Ich habe das Zutrauen, dass die Tarifparteien ihrer Verantwortung gerecht werden, eine praxisorientierte Würdigung der Umstände in der jeweiligen Branche und in der jeweiligen Region an den Tag legen und die richtige Antwort geben. In der Regel können Tarifparteien differenzierter und damit besser vorgehen, als es der Staat jemals tun könnte.

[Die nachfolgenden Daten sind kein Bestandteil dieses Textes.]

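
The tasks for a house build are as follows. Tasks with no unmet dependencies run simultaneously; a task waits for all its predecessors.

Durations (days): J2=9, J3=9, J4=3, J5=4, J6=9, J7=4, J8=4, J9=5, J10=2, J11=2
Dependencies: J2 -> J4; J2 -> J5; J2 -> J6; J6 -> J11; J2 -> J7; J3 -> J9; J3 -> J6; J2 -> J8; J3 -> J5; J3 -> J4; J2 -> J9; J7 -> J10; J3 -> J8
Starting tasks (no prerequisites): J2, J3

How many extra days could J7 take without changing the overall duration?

5

Critical path: J2→J6→J11 = 9+9+2 = 20, so the finish is 20 days.
Longest path through J7: 15 days (earliest finish 13, latest finish 18).
Float = 20 − 15 = 5.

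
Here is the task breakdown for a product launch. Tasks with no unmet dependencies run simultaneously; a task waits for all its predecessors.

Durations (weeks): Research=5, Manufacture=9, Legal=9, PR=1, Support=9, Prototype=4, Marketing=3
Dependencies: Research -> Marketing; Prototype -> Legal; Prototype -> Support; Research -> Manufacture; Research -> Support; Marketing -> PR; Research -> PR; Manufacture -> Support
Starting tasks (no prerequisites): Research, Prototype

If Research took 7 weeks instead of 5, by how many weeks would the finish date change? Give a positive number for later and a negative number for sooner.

2

As given, the longest chain is Research→Manufacture→Support = 5+9+9 = 23, so the finish is 23 weeks.
Research lies on that path, so at 7 weeks the path becomes 25 weeks.
The critical path is still Research→Manufacture→Support; finish is now 25 weeks.
Change in finish: 25 − 23 = +2 weeks.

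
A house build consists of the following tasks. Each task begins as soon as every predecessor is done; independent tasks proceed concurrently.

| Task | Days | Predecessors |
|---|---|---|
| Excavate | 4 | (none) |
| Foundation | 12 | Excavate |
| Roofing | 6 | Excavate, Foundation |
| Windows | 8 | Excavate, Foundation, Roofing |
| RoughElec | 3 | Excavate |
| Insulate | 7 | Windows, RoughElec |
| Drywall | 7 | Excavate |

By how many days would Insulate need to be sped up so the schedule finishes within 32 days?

Current finish: 37 days; target: 32.
Insulate is on every critical path, so each day cut from Insulate cuts the finish by one (this holds down to a finish of 31).
Need 37 − 32 = 5 days off Insulate → Insulate becomes 2 days, finish becomes 32.

5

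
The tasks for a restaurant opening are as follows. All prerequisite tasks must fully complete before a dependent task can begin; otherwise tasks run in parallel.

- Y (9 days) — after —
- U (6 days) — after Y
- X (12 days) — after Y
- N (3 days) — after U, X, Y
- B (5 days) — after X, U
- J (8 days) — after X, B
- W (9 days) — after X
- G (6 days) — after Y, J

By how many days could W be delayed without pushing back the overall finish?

The longest chain is Y→X→B→J→G = 9+12+5+8+6 = 40; overall finish 40 days.
The longest chain containing W totals 30 days.
Slack of W = 31 − 21 = 10 days.

10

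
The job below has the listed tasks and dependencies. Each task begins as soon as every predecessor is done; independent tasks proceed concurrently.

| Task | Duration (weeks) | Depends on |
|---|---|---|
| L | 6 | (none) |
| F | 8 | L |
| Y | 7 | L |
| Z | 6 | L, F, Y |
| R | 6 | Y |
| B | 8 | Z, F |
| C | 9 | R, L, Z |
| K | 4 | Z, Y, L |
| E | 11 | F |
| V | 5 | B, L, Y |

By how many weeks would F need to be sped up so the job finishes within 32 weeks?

Current finish: 33 weeks; target: 32.
F is on every critical path, so each week cut from F cuts the finish by one (this holds down to a finish of 32).
Need 33 − 32 = 1 week off F → F becomes 7 weeks, finish becomes 32.

1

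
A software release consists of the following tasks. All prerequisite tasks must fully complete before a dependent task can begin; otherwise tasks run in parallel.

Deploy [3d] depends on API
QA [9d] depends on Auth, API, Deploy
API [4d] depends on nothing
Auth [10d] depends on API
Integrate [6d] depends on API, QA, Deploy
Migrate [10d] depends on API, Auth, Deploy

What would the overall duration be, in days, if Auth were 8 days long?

Critical path before the change: API→Auth→QA→Integrate = 4+10+9+6 = 29 giving 29 days.
Auth lies on that path, so at 8 days the path becomes 27 days.
No other chain overtakes it, so the finish is 27 days.

27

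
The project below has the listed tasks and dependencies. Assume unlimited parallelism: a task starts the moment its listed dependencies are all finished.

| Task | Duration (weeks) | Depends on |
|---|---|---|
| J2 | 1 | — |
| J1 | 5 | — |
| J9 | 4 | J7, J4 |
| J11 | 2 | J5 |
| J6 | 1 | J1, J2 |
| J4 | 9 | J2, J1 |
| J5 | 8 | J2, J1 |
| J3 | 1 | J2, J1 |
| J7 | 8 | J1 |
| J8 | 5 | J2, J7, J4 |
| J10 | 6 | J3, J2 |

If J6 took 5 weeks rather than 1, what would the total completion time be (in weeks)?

The binding path is J1→J4→J8 = 5+9+5 = 19; finish at 19 weeks.
J6 is off the critical path — its longest chain is 6 weeks, giving 13 of slack.
No other chain overtakes it, so the finish is 19 weeks.

19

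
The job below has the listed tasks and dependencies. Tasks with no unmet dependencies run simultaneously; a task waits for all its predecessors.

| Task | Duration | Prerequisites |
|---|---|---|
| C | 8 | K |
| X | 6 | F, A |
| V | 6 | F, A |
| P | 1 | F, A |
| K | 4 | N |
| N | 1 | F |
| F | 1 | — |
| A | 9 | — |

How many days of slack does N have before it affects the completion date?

1

The longest chain is A→X = 9+6 = 15; overall finish 15 days.
The longest chain containing N totals 14 days.
Slack of N = 2 − 1 = 1 day.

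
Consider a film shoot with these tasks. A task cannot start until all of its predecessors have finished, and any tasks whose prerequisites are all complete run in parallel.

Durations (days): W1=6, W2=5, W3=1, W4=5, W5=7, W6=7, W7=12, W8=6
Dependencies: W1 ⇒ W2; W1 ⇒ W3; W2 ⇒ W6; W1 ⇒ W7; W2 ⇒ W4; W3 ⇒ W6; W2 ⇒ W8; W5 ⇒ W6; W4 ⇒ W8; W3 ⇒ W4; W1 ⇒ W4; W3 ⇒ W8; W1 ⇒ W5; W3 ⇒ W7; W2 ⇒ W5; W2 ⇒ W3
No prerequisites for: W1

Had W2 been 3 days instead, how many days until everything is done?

Critical path before the change: W1→W2→W5→W6 = 6+5+7+7 = 25 giving 25 days.
W2 is on the critical path; changing it to 3 makes that path 23 days.
No other chain overtakes it, so the finish is 23 days.

23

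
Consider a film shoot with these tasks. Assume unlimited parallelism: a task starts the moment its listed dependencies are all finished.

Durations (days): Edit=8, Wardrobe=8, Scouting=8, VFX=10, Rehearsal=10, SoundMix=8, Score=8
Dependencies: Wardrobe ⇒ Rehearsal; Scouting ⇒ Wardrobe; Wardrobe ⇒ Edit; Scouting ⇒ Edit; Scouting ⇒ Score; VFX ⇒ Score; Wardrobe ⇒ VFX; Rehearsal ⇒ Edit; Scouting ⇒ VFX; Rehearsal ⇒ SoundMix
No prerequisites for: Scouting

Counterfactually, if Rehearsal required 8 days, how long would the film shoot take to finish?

34

The binding path is Scouting→Wardrobe→Rehearsal→Edit = 8+8+10+8 = 34; finish at 34 days.
Rehearsal is on the critical path; changing it to 8 makes that path 32 days.
New critical path: Scouting→Wardrobe→VFX→Score = 8+8+10+8 = 34 ⇒ 34 days.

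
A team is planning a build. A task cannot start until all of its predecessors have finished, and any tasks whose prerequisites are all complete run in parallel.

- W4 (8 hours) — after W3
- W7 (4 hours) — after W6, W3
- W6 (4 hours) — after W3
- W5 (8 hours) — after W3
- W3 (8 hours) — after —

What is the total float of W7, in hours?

The longest chain is W3→W4 = 8+8 = 16; overall finish 16 hours.
Longest path through W7: 16 hours (earliest finish 16, latest finish 16).
So W7 can slip 16 − 16 = 0 hours.

0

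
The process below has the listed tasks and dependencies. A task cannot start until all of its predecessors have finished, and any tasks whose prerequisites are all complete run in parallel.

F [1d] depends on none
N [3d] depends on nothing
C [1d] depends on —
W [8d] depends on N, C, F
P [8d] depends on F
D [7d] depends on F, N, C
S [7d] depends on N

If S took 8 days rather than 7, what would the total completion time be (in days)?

11

As given, the longest chain is N→W = 3+8 = 11, so the finish is 11 days.
S is off the critical path — its longest chain is 10 days, giving 1 of slack.
No other chain overtakes it, so the finish is 11 days.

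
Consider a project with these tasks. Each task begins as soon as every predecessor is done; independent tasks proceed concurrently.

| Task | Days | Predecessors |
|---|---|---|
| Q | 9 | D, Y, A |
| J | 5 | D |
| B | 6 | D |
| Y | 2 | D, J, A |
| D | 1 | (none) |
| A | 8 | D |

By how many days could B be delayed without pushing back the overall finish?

Critical path: D→A→Y→Q = 1+8+2+9 = 20, so the finish is 20 days.
The longest chain containing B totals 7 days.
Slack of B = 14 − 1 = 13 days.

13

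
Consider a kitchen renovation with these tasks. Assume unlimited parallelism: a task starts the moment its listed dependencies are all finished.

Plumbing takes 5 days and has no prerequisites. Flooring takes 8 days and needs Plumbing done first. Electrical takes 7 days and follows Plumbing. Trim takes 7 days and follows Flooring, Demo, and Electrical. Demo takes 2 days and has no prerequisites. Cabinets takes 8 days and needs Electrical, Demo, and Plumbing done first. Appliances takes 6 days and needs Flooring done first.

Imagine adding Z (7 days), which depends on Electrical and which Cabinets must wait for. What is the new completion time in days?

Originally the schedule takes 20 days.
With Z inserted, Cabinets now waits for max(Electrical, Demo, Plumbing, Z).
New critical path: Plumbing→Electrical→Z→Cabinets = 5+7+7+8 = 27 ⇒ 27 days.

27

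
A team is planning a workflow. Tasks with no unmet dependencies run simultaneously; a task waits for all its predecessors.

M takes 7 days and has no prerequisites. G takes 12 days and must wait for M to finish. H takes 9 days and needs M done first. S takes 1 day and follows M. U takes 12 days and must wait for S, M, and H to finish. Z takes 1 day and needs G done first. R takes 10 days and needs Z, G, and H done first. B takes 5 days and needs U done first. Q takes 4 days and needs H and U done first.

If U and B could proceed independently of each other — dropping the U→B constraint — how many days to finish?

Original critical path: M→H→U→B = 7+9+12+5 = 33 ⇒ 33 days.
Without U→B, B's earliest start moves from 28 to 0.
The longest chain is now M→H→U→Q = 7+9+12+4 = 32, so the workflow takes 32 days.

32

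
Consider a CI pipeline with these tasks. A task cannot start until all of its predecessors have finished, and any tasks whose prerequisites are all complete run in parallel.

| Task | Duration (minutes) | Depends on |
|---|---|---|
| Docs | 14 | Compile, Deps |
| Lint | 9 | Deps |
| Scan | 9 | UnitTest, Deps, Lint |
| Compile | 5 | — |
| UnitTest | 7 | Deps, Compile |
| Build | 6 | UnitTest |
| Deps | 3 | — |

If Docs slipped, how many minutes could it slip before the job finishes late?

2

Critical path: Deps→Lint→Scan = 3+9+9 = 21, so the finish is 21 minutes.
Longest path through Docs: 19 minutes (earliest finish 19, latest finish 21).
Slack of Docs = 7 − 5 = 2 minutes.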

Der DGB fordert einen gesetzlichen Mindestlohn von 7,50 Euro, der Wirtschaftsweise Bofinger 4,50 Euro, Herr Lafontaine und Herr Gysi fordern 8 Euro. Angesichts dessen muss man doch fragen, wie diese undifferenzierte Antwort auf ein differenziertes Problem wirken wird. Was bedeutet das für die Chemie? Im günstigsten Falle gar nichts; aber mit einiger Wahrscheinlichkeit würde dies für die Kolleginnen und Kollegen in dieser Branche bei den Tarifverhandlungen erschwerend wirken. Lassen wir den Staat außen vor!
Unsere Ziele lauten: Ausländische Anbieter müssen eingebunden werden. Dumpinglöhne und Schmutzkonkurrenz müssen verhindert werden.
Es darf kein System entstehen, durch das Menschen in die Arbeitslosigkeit gedrängt werden. Wir brauchen eine praktikable und realitätsnahe Lösung.
Ich weiß natürlich, dass man hier am Ende einer sozialethischen Orientierung folgen muss.
Es geht nicht nur um den Preis für den Produktionsfaktor Arbeit, es geht nicht nur um Kosten, sondern es geht letztlich um die Existenzgrundlage der Mehrheit der Menschen in unserem Lande.
Vor 75 Jahren hat Papst Pius XI. gesagt: An erster Stelle steht dem Arbeiter ein ausreichender Lohn zu für seinen und seiner Familie Lebensunterhalt.
Daraus müssen wir gemeinsam die richtigen Konsequenzen ziehen. Nell-Breuning sagte: Für die große Mehrheit der Menschen, die vom Arbeitslohn leben müssen, muss gelten, dass der Lohn für den Lebensbedarf der Familie ausreicht. - Das ist die christlich-soziale Absage an „working poor“. Wir müssen dieses Ziel in richtiger Weise mit den richtigen Methoden ansteuern.